Stilistisch wird es zudem noch arg nervig, sowohl Farbfilter wie auch Schnittgewitter sind ausufern über die Laufzeit verteilt wurden, allerdings ohne dass man in ihr Einsatz einen künstlerischen Mehrwert bedeutet. Das Texas Chainsaw Massacre war zwar auch sehr verspielt bei der Optik, hatte aber einen durchgängigen Stil welcher das Setting super unterstrichen hat. In Frontier(s) bekommt fast jede Location eigene Farbfilter spendiert, was irgendwie inkonsistent wirkt. Die Actionszenen sind halbwegs vernünftig geschnitten, dafür sind andere Szenen, wie Dialoge in Videoclipästhetik gehalten, was wohl dem Tempo helfen sollte, aber wie auch die meisten Farbfilter nur vom eigentlichen Geschehen ablenkt. Vieles passt einfach nicht zusammen.

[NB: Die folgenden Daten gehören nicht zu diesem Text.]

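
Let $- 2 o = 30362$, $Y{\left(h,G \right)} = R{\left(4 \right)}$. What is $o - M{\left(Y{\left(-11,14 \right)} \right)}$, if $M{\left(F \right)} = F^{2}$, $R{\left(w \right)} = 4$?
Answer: $-15197$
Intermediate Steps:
$Y{\left(h,G \right)} = 4$
$o = -15181$ ($o = \left(- \frac{1}{2}\right) 30362 = -15181$)
$o - M{\left(Y{\left(-11,14 \right)} \right)} = -15181 - 4^{2} = -15181 - 16 = -15197$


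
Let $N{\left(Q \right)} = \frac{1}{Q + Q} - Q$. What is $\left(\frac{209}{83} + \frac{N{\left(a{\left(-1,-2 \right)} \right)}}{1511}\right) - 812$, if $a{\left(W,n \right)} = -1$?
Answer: $- \frac{203039031}{250826} \approx -809.48$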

Fazit: Frontier(s) ist nichts weiter als ein Standardslasher ohne eigene Ideen. Von Regisseur Xavier Gens hochmodern mit allerlei zielgruppengerechten Schnickschnack voll gestopft, legt sich der Film beim Aufbau einer spannenden Atmosphäre und emotionaler Bindung an den Zuschauer selber Steine in den Weg. Es bleiben zwar unterm Strich ein gutes Tempo und einige hervorragende Splattersequenzen übrig, doch Horrorfilmvielgucker werden nur sehr schwer darüber hinwegsehen können, wie dreist und unmotiviert man sich hier eine Story aus Versatzstücken und gängigen Genreklischees zusammengewürfelt hat. Für sich genommen ist Frontier(s) sicher kein Desaster, aber durch die stilistische Ungelenktheit kein besonders stimmiges Erlebnis.